We started the day with our usual routine of the shops and then prepared a backpack to walk the trails to the north of the island. We would try and cover all the northern tracks we could.
The walk to North Bay meant passing through the Kentia palm forests over the hill from our motel. We briefly stopped at North Beach, at the foot of North Bay like all the beaches on Lord Howe, it had beautiful white sand and an expanse of calm aqua and deep blue water. There was an organised party here having lunch, they would have been here to snorkel on the wreck of the ‘Favourite’ which ran aground in this bay in 1965.
Moving on where were here to climb the 140 meters of Mt Eliza, the summit unfortunately was closed due to the breeding season of the Sooty Turns. We sat on the cliffs above a small inlet and watched the Red Tail Tropic Birds as they wheeled around the cliffs on their way in from feeding to their nests in the cliffs underneath us. Al had an amazing time trying to take photographs of the flying Red Tailed Tropic Birds in this environment.
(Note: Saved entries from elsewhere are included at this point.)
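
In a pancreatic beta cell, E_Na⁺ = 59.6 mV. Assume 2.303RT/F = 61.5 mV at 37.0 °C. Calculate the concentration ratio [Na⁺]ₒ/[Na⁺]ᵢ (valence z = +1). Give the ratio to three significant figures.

9.31

log₁₀([out]/[in]) = E·z/(61.5) = 59.6 × 1 / 61.5 = 0.9691
[out]/[in] = 10^(0.9691) = 9.313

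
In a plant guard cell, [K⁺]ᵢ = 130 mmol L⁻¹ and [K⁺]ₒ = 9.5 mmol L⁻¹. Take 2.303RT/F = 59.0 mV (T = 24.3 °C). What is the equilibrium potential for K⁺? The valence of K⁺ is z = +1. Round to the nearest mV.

E = (59.0/z) · log₁₀([K⁺]_out/[K⁺]_in) with z = +1.
= (59.0/1) · log₁₀(9.5/130) = 59.00 · log₁₀(0.07308)
= 59.00 · (-1.1362) = -67.04 mV

-67 mV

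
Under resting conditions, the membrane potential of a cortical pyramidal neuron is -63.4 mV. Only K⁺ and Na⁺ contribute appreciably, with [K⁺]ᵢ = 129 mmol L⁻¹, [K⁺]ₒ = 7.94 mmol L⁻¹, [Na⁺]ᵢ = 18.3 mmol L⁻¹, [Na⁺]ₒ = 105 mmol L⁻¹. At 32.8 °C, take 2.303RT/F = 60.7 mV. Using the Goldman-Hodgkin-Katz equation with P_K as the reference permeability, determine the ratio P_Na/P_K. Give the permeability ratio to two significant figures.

Let α = P_Na/P_K. GHK: Vm = 60.7·log₁₀[(Kₒ + α·Naₒ)/(Kᵢ + α·Naᵢ)].
10^(Vm/60.7) = 10^(-63.4/60.7) = 0.090265
So 0.090265·(Kᵢ + α·Naᵢ) = Kₒ + α·Naₒ → α = (0.090265·129.0 − 7.94) / (105.0 − 0.090265·18.3)
α = (11.64 − 7.94) / (105.0 − 1.652) = 3.704/103.3 = 0.03584

0.036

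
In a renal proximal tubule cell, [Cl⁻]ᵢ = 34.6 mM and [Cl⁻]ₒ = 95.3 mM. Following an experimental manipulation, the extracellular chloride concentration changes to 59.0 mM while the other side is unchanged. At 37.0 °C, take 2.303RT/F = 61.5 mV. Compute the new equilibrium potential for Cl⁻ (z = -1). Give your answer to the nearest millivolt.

After the shift: [Cl⁻]_out = 59.0, [Cl⁻]_in = 34.6 mM.
E_new = (61.5/-1)·log₁₀(59.0/34.6) = -61.50 · (0.2318) = -14.25 mV

-14 mV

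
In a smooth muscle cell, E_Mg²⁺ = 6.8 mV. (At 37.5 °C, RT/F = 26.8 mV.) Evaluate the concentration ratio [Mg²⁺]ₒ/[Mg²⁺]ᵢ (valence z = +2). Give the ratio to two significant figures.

ln([out]/[in]) = E·z/(26.8) = 6.8 × 2 / 26.8 = 0.5075
[out]/[in] = e^(0.5075) = 1.661

1.7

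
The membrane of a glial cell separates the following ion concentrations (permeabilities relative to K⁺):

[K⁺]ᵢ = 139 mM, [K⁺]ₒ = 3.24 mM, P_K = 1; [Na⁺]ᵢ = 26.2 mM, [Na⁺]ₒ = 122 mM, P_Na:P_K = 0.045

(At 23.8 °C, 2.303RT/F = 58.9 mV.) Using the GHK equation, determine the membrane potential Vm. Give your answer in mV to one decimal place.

-71.0 mV

Vm = 58.9 · log₁₀[(Σ P·[cation]ₒ + Σ P·[anion]ᵢ) / (Σ P·[cation]ᵢ + Σ P·[anion]ₒ)]
Numerator = 1×3.24 + 0.045×122 = 8.73
Denominator = 1×139 + 0.045×26.2 = 140.2
Vm = 58.9 · log₁₀(0.062278) = 58.9 × (-1.2057) = -71.01 mV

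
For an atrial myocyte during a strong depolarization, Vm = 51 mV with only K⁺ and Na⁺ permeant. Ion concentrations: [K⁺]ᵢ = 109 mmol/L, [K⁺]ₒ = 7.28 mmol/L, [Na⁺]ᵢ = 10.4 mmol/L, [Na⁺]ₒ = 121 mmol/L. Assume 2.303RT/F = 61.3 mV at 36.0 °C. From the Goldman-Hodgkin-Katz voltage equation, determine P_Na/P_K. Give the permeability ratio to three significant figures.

Let α = P_Na/P_K. GHK: Vm = 61.3·log₁₀[(Kₒ + α·Naₒ)/(Kᵢ + α·Naᵢ)].
10^(Vm/61.3) = 10^(51.0/61.3) = 6.7916
So 6.7916·(Kᵢ + α·Naᵢ) = Kₒ + α·Naₒ → α = (6.7916·109.0 − 7.28) / (121.0 − 6.7916·10.4)
α = (740.3 − 7.28) / (121.0 − 70.63) = 733/50.37 = 14.55

14.6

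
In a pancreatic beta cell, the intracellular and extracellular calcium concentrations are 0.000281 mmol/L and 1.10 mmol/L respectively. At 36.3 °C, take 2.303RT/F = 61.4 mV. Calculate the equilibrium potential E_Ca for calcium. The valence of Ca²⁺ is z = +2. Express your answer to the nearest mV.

E = (61.4/z) · log₁₀([Ca²⁺]_out/[Ca²⁺]_in) with z = +2.
= (61.4/2) · log₁₀(1.10/0.000281) = 30.70 · log₁₀(3915)
= 30.70 · (3.5927) = 110.30 mV

110 mV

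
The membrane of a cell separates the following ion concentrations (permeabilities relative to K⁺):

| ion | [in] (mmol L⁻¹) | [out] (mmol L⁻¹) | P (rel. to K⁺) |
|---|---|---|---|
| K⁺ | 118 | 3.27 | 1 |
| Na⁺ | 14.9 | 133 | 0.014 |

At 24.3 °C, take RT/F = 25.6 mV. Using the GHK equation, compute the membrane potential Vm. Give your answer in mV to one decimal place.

-80.3 mV

Vm = 25.6 · ln[(Σ P·[cation]ₒ + Σ P·[anion]ᵢ) / (Σ P·[cation]ᵢ + Σ P·[anion]ₒ)]
Numerator = 1×3.27 + 0.014×133 = 5.132
Denominator = 1×118 + 0.014×14.9 = 118.2
Vm = 25.6 · ln(0.043415) = 25.6 × (-3.1370) = -80.31 mV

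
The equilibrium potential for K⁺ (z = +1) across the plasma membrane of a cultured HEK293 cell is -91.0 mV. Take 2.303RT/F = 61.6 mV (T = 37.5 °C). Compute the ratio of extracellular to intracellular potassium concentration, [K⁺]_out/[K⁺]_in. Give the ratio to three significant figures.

0.0333

log₁₀([out]/[in]) = E·z/(61.6) = -91.0 × 1 / 61.6 = -1.4773
[out]/[in] = 10^(-1.4773) = 0.03332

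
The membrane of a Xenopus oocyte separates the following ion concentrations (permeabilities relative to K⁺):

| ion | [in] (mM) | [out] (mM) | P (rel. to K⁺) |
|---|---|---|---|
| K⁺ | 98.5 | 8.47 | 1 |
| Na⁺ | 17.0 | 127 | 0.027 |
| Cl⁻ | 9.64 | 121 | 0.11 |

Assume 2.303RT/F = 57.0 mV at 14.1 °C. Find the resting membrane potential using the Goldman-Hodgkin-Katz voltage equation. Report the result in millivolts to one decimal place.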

We climbed down from Mt Eliza and went into Old Gulch a small rocky beach on the opposite side of the island to North Beach. This was the narrowest part of the Island being on 300 meters wide. The lower flats and slopes of the forest are all palms. The forest floor is quite open and covered in fern frons. We saw Islanders up the palms on the hill sides gathering the seeds of the Kentia palm. The practice of gathering Kentia palm seeds and the growing the palms is one of the main ways this island makes its living. There are sacks of seeds often heaped around on the edge of the bush; these seeds are sold to the Island Nursery for 4 cents a seed. The seeds are the source of the palm plant industry that started with a palm seed industry sometime in the 1880′, was formalised in the 1906 by the starting of a cooperative and disbanded in the late 1980’s in preference to cultivating and exporting the plants.
After Old Gulch, we refilled our water bottles and climbed back up the ridge dividing North Beach from Old Settlement Beach. It was very hot and Al started to feel a little bit of the heat. After a short stop on the ridge we set off on the 2.1 kilometres walk along ridge tops and cliffs to Ned’s Beach passing Kirn’s Lookout on the way. The bird life was amazing and views were spectacular. This was the first time I did not feel we were in a crowd. From the time we left the junction of the track leading from North Beach to Old Settlement beach and the Ned’s Beach track we never saw another soul.
Half way along the ridges from Kirn’s Lookout and Mt Malabar Al saw a bird that looked a lot like an Owl. It was big and brown and sat very high on the cliff. She managed to get a number of photographs of it. We were hoping that Ron maybe able to identify this bird. He has agreed to when we get the film back.
On the way back down the cliffs we realized we were not far from our home in Old Settlement Beach, it just lay across some grass paddocks. So we hopped the fence and took the quick way home through the fields and finished the afternoon with a nice cold beer.